Correio braziliense, n. 21069, 30/01/2021. Política, p. 5

 

Nova política, promessa vã

30/01/2021

 

 

A partir de segunda-feira, começa um novo capítulo na relação entre o Executivo e o Legislativo. A menos que as inauditas “traições” surpreendam as expectativas, Arthur Lira (PP-AL) e Rodrigo Pacheco (DEM-MG) estarão à frente da nova configuração do Congresso pelos próximos dois anos. As últimas semanas mostraram, de maneira explícita, que a antiga prática do toma lá dá cá continua presente e ativa, enquanto a promessa de “nova política”, muito em voga nas eleições de 2018, nada mais foi do que conversa para enganar eleitor. A fim de vencer a disputa no Legislativo e assegurar uma relação mais favorável com o Congresso, o Planalto deixou de lado as favas e utilizou as conhecidas ferramentas para atender ao apetite dos parlamentares: cargos no governo e liberação de verbas, incluindo R$ 3 bilhões por meio de “recursos extraorçamentários”, como revelou o Estadão, na última quinta-feira.

O anúncio do presidente Jair Bolsonaro, ontem, de que poderia recriar três ministérios após o pleito no Congresso confirmou o que o Correio noticiou na véspera, na manchete “Eleição no Congresso vai ditar reforma ministerial”. Presume-se que a montagem de um governo resulte da conjugação de forças políticas aliadas do chefe do Executivo. Mas a barganha escancarada entre o Planalto e as legendas do Centrão evidencia que, em época de eleição, mais vale o dinheiro na mão — dinheiro público, diga-se — do que ideias em favor de um projeto para o Brasil.

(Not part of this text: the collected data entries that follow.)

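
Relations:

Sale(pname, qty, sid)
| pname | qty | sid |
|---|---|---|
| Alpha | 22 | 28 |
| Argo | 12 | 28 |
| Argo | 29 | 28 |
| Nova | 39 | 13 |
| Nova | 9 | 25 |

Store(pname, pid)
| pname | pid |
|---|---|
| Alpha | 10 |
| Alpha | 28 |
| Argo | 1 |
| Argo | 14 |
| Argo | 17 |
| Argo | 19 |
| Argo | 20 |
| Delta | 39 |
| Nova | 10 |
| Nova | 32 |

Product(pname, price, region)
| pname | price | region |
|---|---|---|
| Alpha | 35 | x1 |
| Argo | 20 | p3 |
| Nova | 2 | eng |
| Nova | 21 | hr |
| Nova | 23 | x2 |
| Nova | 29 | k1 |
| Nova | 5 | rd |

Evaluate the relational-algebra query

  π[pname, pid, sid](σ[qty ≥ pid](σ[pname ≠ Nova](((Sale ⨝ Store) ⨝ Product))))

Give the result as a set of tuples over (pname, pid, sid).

Joining Sale and Store on pname yields {(Alpha, 22, 28, 10), (Alpha, 22, 28, 28), (Argo, 12, 28, 1), (Argo, 12, 28, 14), (Argo, 12, 28, 17), (Argo, 12, 28, 19), (Argo, 12, 28, 20), (Argo, 29, 28, 1), (Argo, 29, 28, 14), (Argo, 29, 28, 17), (Argo, 29, 28, 19), (Argo, 29, 28, 20), (Nova, 39, 13, 10), (Nova, 39, 13, 32), (Nova, 9, 25, 10), (Nova, 9, 25, 32)}.
Joining (Sale ⨝ Store) and Product on pname yields {(Alpha, 22, 28, 10, 35, x1), (Alpha, 22, 28, 28, 35, x1), (Argo, 12, 28, 1, 20, p3), (Argo, 12, 28, 14, 20, p3), (Argo, 12, 28, 17, 20, p3), (Argo, 12, 28, 19, 20, p3), (Argo, 12, 28, 20, 20, p3), (Argo, 29, 28, 1, 20, p3), (Argo, 29, 28, 14, 20, p3), (Argo, 29, 28, 17, 20, p3), (Argo, 29, 28, 19, 20, p3), (Argo, 29, 28, 20, 20, p3), (Nova, 39, 13, 10, 2, eng), (Nova, 39, 13, 10, 21, hr), (Nova, 39, 13, 10, 23, x2), (Nova, 39, 13, 10, 29, k1), (Nova, 39, 13, 10, 5, rd), (Nova, 39, 13, 32, 2, eng), (Nova, 39, 13, 32, 21, hr), (Nova, 39, 13, 32, 23, x2), (Nova, 39, 13, 32, 29, k1), (Nova, 39, 13, 32, 5, rd), (Nova, 9, 25, 10, 2, eng), (Nova, 9, 25, 10, 21, hr), (Nova, 9, 25, 10, 23, x2), (Nova, 9, 25, 10, 29, k1), (Nova, 9, 25, 10, 5, rd), (Nova, 9, 25, 32, 2, eng), (Nova, 9, 25, 32, 21, hr), (Nova, 9, 25, 32, 23, x2), (Nova, 9, 25, 32, 29, k1), (Nova, 9, 25, 32, 5, rd)}.
Selection pname ≠ Nova: {(Alpha, 22, 28, 10, 35, x1), (Alpha, 22, 28, 28, 35, x1), (Argo, 12, 28, 1, 20, p3), (Argo, 12, 28, 14, 20, p3), (Argo, 12, 28, 17, 20, p3), (Argo, 12, 28, 19, 20, p3), (Argo, 12, 28, 20, 20, p3), (Argo, 29, 28, 1, 20, p3), (Argo, 29, 28, 14, 20, p3), (Argo, 29, 28, 17, 20, p3), (Argo, 29, 28, 19, 20, p3), (Argo, 29, 28, 20, 20, p3)}
Selection qty ≥ pid: {(Alpha, 22, 28, 10, 35, x1), (Argo, 12, 28, 1, 20, p3), (Argo, 29, 28, 1, 20, p3), (Argo, 29, 28, 14, 20, p3), (Argo, 29, 28, 17, 20, p3), (Argo, 29, 28, 19, 20, p3), (Argo, 29, 28, 20, 20, p3)}
π_{pname, pid, sid} gives {(Alpha, 10, 28), (Argo, 1, 28), (Argo, 14, 28), (Argo, 17, 28), (Argo, 19, 28), (Argo, 20, 28)} (1 duplicate(s) eliminated).

{(Alpha, 10, 28), (Argo, 1, 28), (Argo, 14, 28), (Argo, 17, 28), (Argo, 19, 28), (Argo, 20, 28)}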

 A campanha eleitoral no Congresso também ficou marcada por episódios cruéis. A decisão do MDB de deixar a senadora Simone Tebet à própria sorte representa uma nota desabonadora da legenda que já teve Ulysses Guimarães, Pedro Simon e próprio Ramez Tebet como ícones no Congresso. O abandono da candidatura da senadora rebaixa o MDB, uma das poucas forças políticas que podem se denominar partido na fauna de legendas da política brasileira, à condição de agremiações nanicas, que valorizam mais as alianças de ocasião do que os princípios. Foi impressionante, ainda, observar a sucessão de reveses sofridos por Rodrigo Maia. Após ver sepultada a possibilidade de uma reeleição — inconstitucional, ressalte-se —, o presidente da Câmara viu o seu partido, o DEM, implodir, ao notar a debandada de deputados da legenda em apoio à candidatura de Arthur Lira e a aproximação, cada vez maior, de Davi Alcolumbre com o Planalto. Contrariado com o rumo das negociações, Maia, que havia se empenhado para construir uma ampla frente partidária em favor do candidato Baleia Rossi, manifestou o receio de ver o DEM ficar conhecido como o “partido da boquinha”.

 Independentemente do resultado das eleições no Congresso — a votação é secreta, portanto, há sempre a possibilidade de surpresas —, o Legislativo começa uma fase extremamente desafiadora. E a relação com o Executivo terá de funcionar, de uma maneira ou de outra, para o Parlamento apresentar as respostas de que o país precisa neste momento tão crítico da pandemia. Há urgências de toda ordem, a começar pela deliberação sobre medidas econômicas para socorrer os milhões de brasileiros em séria dificuldade em razão da crise sanitária.

Estamos falando de 14 milhões de desempregados, outros milhões que tiveram apenas o auxílio emergencial como única fonte de renda. Diversos setores da economia operam em situação crítica, e o desemprego em massa pode se tornar a pandemia de 2021. Ainda é preciso concentrar esforços para apoiar a rede de atendimento de saúde no país, de modo a evitar tragédias como a ocorrida em Manaus, objeto de investigação que pode resultar em implicações criminais para o ministro da Saúde, Eduardo Pazuello. E torna-se fulcral para o Congresso buscar caminhos para que o Brasil acelere o programa de vacinação, medida fundamental para retirar a rede hospitalar do estado crítico, permitir a recuperação econômica e superar o flagelo da educação, fortemente atingida em razão da crise sanitária, particularmente no ensino público.

Há, ainda, as questões estruturantes. Cito, em primeiro lugar, a necessidade premente de se aprovar a reforma tributária, de modo a permitir ao setor produtivo a retomada de investimentos e a geração de empregos. Essa decisão interessa a toda a sociedade, mas, em particular, ao governo, com as contas públicas em estado de calamidade e um orçamento absolutamente comprometido.

Como se vê, não faltam razões sérias para a eleição do Congresso proporcionar um avanço para o país. Pelo que se viu até aqui, no entanto, os sinais não são animadores.